Pose files exported using the Anatomical system do not contain sign suffix strings; in this case, the movement names are ordered ‘negative/positive’ throughout the file.
A KineBody Pro pose file contains numeric values representing 1 or more KineBody poses, for body position & orientation (6 DOF tot), plus euler angles for joint rotations, for all joints & their active degrees of freedom, plus descriptor strings to indicate joint & DOF names
(A pose file doesn’t include: joint parameters, such as range of motion, position or orientation of the joint axes, or euler configuration)
A pose file is formatted as plain text, structured in a ‘JSON’ format, as a series of nested arrays. Content within the JSON/nested arrays is as follows:
[ // start of top level array
[ // start of data for 1st pose
[ posename, timestamp] ,
[ // start of section for body position & orientation data
[ [ horiz, vert, dist ] , descriptor string ] ,
[ [ spin, tilt, dial ] , descriptor string ]

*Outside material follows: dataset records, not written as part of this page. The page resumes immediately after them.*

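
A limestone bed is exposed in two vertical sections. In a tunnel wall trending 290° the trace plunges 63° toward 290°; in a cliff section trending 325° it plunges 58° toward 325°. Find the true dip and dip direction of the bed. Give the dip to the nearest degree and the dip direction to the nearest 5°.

true dip 63°, dip direction 290°

Represent each trace as a vector plunging at its apparent dip toward its trend (east-north-up frame): v₁ = (-0.427, 0.155, -0.891), v₂ = (-0.304, 0.434, -0.848).
n = v₁ × v₂ = (-0.255, 0.091, 0.138) (taken with n_z > 0).
tan δ = √(n_x²+n_y²)/n_z = 0.271/0.138, so δ = 63.0°.
The horizontal component of n points toward azimuth atan2(n_x, n_y) = 290°, the dip direction.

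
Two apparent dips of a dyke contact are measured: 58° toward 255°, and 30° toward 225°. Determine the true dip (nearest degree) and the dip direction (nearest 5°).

true dip 66°, dip direction 300°

The two traces are lines in the plane: v₁ = (sin 255°·cos 58°, cos 255°·cos 58°, −sin 58°), v₂ = (sin 225°·cos 30°, cos 225°·cos 30°, −sin 30°).
The plane normal is n = v₁ × v₂ ∝ (-0.451, 0.263, 0.229).
tan δ = √(n_x²+n_y²)/n_z = 0.522/0.229, so δ = 66.3°.
The horizontal component of n points toward azimuth atan2(n_x, n_y) = 300°, the dip direction.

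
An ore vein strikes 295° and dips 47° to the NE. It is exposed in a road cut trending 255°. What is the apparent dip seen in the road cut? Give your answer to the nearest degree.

The section lies 40° from the strike.
tan(apparent dip) = tan 47° · sin 40° = 0.6893
α = arctan(0.6893) = 34.58°

35°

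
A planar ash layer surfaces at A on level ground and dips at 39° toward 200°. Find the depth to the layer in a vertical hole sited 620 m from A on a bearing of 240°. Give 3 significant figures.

385 m

The hole lies 40° from the dip direction, so the down-dip offset is 620 × cos 40° = 474.95 m.
Depth = down-dip offset × tan(dip) = 474.95 × tan 39° = 474.95 × 0.8098
Depth = 384.60 m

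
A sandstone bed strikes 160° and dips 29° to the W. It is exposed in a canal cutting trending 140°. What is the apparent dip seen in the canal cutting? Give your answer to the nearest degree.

The strike is 160° and the section trends 140°; the acute angle between them is β = 20°.
tan(apparent dip) = tan 29° · sin 20° = 0.1896
apparent dip = arctan 0.1896 = 10.74°

11°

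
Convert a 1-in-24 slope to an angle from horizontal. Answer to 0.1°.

tan θ = 1/24 = 0.0417
θ = arctan(0.0417) = 2.39°

2.4°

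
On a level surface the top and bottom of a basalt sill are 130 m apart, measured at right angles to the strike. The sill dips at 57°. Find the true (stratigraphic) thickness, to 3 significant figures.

True thickness t = w · sin(dip) = 130 × sin 57°
t = 130 × 0.8387 = 109.027 m

109 m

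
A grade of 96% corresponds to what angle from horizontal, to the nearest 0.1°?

43.8°

tan θ = 96/100 = 0.9600
θ = arctan(0.9600) = 43.83°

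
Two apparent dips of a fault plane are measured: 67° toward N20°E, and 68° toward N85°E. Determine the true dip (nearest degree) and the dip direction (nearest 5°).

true dip 71°, dip direction 055°

The two traces are lines in the plane: v₁ = (sin 20°·cos 67°, cos 20°·cos 67°, −sin 67°), v₂ = (sin 85°·cos 68°, cos 85°·cos 68°, −sin 68°).
Cross product v₁ × v₂ gives the pole to the plane: n ∝ (0.310, 0.220, 0.133).
tan δ = √(n_x²+n_y²)/n_z = 0.380/0.133, so δ = 70.8°.
The horizontal component of n points toward azimuth atan2(n_x, n_y) = 55°, the dip direction.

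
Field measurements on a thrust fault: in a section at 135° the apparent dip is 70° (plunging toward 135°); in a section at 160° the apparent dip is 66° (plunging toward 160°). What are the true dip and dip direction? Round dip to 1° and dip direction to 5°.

true dip 70°, dip direction 125°

Represent each trace as a vector plunging at its apparent dip toward its trend (east-north-up frame): v₁ = (0.242, -0.242, -0.940), v₂ = (0.139, -0.382, -0.914).
Cross product v₁ × v₂ gives the pole to the plane: n ∝ (0.138, -0.090, 0.059).
Dip δ = arctan(|n_h|/n_z) = arctan(0.165/0.059) = 70.4°.
Dip direction = atan2(0.138, -0.090) = 123° (azimuth of n's horizontal projection).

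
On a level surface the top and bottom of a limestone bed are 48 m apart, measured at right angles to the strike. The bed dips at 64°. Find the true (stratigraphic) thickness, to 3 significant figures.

43.1 m

True thickness t = w · sin(dip) = 48 × sin 64°
t = 48 × 0.8988 = 43.142 m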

] , // end of body position & orientation data
[ // start section of joint angle data: (the θ's represent generic angles; the DOF names indicate which is which).

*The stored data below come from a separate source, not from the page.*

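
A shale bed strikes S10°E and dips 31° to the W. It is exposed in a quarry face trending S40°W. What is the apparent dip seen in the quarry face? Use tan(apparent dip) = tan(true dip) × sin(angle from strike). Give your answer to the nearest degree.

25°

The strike is S10°E and the section trends S40°W; the acute angle between them is β = 50°.
tan α = tan 31° × sin 50° = 0.6009 × 0.7660 = 0.4603
α = arctan(0.4603) = 24.72°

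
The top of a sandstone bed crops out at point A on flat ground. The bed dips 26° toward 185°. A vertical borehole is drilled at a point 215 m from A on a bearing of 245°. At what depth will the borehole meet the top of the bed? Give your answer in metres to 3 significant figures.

The hole lies 60° from the dip direction, so the down-dip offset is 215 × cos 60° = 107.50 m.
Depth = down-dip offset × tan(dip) = 107.50 × tan 26° = 107.50 × 0.4877
Depth = 52.43 m

52.4 m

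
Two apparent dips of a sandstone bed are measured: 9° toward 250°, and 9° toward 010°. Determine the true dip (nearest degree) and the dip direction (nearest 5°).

true dip 18°, dip direction 310°

Represent each trace as a vector plunging at its apparent dip toward its trend (east-north-up frame): v₁ = (-0.928, -0.338, -0.156), v₂ = (0.172, 0.973, -0.156).
n = v₁ × v₂ = (-0.205, 0.172, 0.845) (taken with n_z > 0).
Dip δ = arctan(|n_h|/n_z) = arctan(0.268/0.845) = 17.6°.
Dip direction = atan2(-0.205, 0.172) = 310° (azimuth of n's horizontal projection).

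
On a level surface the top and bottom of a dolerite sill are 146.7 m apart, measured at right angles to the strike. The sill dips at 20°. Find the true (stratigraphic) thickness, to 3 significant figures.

50.2 m

True thickness t = w · sin(dip) = 146.7 × sin 20°
t = 146.7 × 0.3420 = 50.174 m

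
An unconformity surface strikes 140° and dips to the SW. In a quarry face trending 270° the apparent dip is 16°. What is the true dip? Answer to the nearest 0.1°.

The section is 50° from the strike.
tan δ = tan α / sin β = tan 16° / sin 50° = 0.2867 / 0.7660 = 0.3743
true dip = arctan 0.3743 = 20.52°

20.5°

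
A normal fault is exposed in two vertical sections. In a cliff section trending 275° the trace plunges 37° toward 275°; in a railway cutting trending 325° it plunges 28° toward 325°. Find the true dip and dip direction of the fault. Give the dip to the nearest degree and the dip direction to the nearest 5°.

Each apparent-dip line lies in the plane. As unit vectors (x east, y north, z up), v₁ plunges 37°→275° and v₂ plunges 28°→325°.
The plane normal is n = v₁ × v₂ ∝ (-0.403, 0.069, 0.540).
True dip = arccos(n_z / |n|) = arccos(0.7977) = 37.1°.
Dip direction = atan2(-0.403, 0.069) = 280° (azimuth of n's horizontal projection).

true dip 37°, dip direction 280°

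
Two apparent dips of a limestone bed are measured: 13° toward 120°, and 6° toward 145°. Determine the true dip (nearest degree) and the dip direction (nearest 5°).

true dip 19°, dip direction 075°

The two traces are lines in the plane: v₁ = (sin 120°·cos 13°, cos 120°·cos 13°, −sin 13°), v₂ = (sin 145°·cos 6°, cos 145°·cos 6°, −sin 6°).
n = v₁ × v₂ = (0.132, 0.040, 0.410) (taken with n_z > 0).
Dip δ = arctan(|n_h|/n_z) = arctan(0.138/0.410) = 18.7°.
Dip direction = atan2(0.132, 0.040) = 73° (azimuth of n's horizontal projection).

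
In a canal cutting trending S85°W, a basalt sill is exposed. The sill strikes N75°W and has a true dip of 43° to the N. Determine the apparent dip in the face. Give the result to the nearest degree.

18°

The strike is N75°W and the section trends S85°W; the acute angle between them is β = 20°.
tan α = tan 43° × sin 20° = 0.9325 × 0.3420 = 0.3189
α = arctan(0.3189) = 17.69°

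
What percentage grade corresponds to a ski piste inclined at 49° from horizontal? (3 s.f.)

grade % = 100 × tan 49° = 100 × 1.1504

115%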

[ [ θ1 , θ2 , θ3 ], descriptor string ] , // data for 1 joint, 1 to 3 DOF
[ [ θ1 , θ2 , θ3 ], descriptor string ] , // data for 2nd joint, 1 to 3 DOF
[ [ θ1 , θ2 , θ3 ], descriptor string ] // exactly 109 jts total
] // end joint angle data
] , // end of data for 1st pose
[ data for 2nd pose ] ,
[ data for last pose ] // any number of poses (subject to repository size limits)

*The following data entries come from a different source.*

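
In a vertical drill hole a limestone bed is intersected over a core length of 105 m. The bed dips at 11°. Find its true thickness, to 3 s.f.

True thickness t = h · cos(dip) = 105 × cos 11°
t = 105 × 0.9816 = 103.071 m

103 m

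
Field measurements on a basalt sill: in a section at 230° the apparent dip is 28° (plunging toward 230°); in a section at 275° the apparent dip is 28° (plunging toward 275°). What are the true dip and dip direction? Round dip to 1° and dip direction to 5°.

true dip 30°, dip direction 250°

Represent each trace as a vector plunging at its apparent dip toward its trend (east-north-up frame): v₁ = (-0.676, -0.568, -0.469), v₂ = (-0.880, 0.077, -0.469).
Cross product v₁ × v₂ gives the pole to the plane: n ∝ (-0.303, -0.095, 0.551).
Dip δ = arctan(|n_h|/n_z) = arctan(0.317/0.551) = 29.9°.
The horizontal component of n points toward azimuth atan2(n_x, n_y) = 252°, the dip direction.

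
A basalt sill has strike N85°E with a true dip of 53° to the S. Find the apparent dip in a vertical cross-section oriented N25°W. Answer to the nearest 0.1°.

51.3°

The strike is N85°E and the section trends N25°W; the acute angle between them is β = 70°.
tan α = tan 53° × sin 70° = 1.3270 × 0.9397 = 1.2470
α = arctan(1.2470) = 51.27°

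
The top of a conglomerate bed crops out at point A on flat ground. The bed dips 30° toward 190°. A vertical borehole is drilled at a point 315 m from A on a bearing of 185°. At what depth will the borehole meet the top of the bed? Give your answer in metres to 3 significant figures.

The hole lies 5° from the dip direction, so the down-dip offset is 315 × cos 5° = 313.80 m.
Depth = down-dip offset × tan(dip) = 313.80 × tan 30° = 313.80 × 0.5774
Depth = 181.17 m

181 m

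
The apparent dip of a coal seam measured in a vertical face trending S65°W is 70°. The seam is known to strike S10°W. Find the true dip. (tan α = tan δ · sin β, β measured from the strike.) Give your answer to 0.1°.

The section is 55° from the strike.
tan δ = tan α / sin β = tan 70° / sin 55° = 2.7475 / 0.8192 = 3.3541
δ = arctan(3.3541) = 73.40°

73.4°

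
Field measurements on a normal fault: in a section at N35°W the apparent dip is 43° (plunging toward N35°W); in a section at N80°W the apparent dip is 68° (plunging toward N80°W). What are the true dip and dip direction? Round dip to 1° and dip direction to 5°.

Represent each trace as a vector plunging at its apparent dip toward its trend (east-north-up frame): v₁ = (-0.419, 0.599, -0.682), v₂ = (-0.369, 0.065, -0.927).
Cross product v₁ × v₂ gives the pole to the plane: n ∝ (-0.511, -0.137, 0.194).
tan δ = √(n_x²+n_y²)/n_z = 0.529/0.194, so δ = 69.9°.
Dip direction = atan2(-0.511, -0.137) = 255° (azimuth of n's horizontal projection).

true dip 70°, dip direction 255°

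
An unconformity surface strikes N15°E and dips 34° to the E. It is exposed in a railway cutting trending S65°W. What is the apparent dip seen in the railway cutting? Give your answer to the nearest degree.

Angle between strike (N15°E) and section (S65°W): β = 50°.
tan(apparent dip) = tan 34° · sin 50° = 0.5167
α = arctan(0.5167) = 27.33°

27°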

] // end of top level array
1) Descriptor strings: all numeric triples are followed by a string, describing:
- the joint name
- 1-3 DOF (degee of freedom) names
- (for 'Signs: RH' pose files only) a 3 element sign suffix array, with values of ±1. The array is enclosed in '[ ]' and separated from the DOF names by an asterisk .
2) Blank DOF names represent unused DOFs: e.g. [ a, , b] represents a joint with just 2 DOF. Note! the numeric angle value for any unused DOF should be left = 0.
3) Units: angles in degrees, lengths in meters.
5) The selected sign system is saved into the exported file, in the string ‘Signs: Anatomical …’ or ‘Signs: RH…’ If this field is missing, the sign system defaults to ‘Anatomical’. For generating a pose file programmatically, it’s sufficient to include just the 1st two letters: ‘Signs: RH’ or ‘Signs: An’.
6) Interphalangeal joints, distinguishing hand v finger : An uppercase 'H' or 'F' is included in the joint name's suffix, following the regular 'L' or 'R' body side parameter, e.g., " 54 distal interphalangeal 3 (LH): ..." is a hand joint.
Note: in some (older) versions of the export files, the 'H' or 'F' characters are omitted, and as a result these joint names are the same for hand & foot. To distinguish between them, use the joint 'number' preceding the joint name:
- #41-56 ≡ hand
- #83-100 ≡ foot
e.g., " 54 distal interphalangeal 3 (L): ..." is a hand joint.
7) Neck & lumbar spine joints: In each of these sections, one joint cannot be moved independently.
In the neck, you cannot move the Occiput-C1 joint, because the control mechanism for that joint
has been redirected to handle movement of the entire neck. This is evident in the joint names:
3 neck (Occ-C1, C1C2, ..., C7T1) // all neck joints, not just Occ-C1
4 C1C2 (atlanto-axial)
The same holds for L5S1 in the lumbar spine.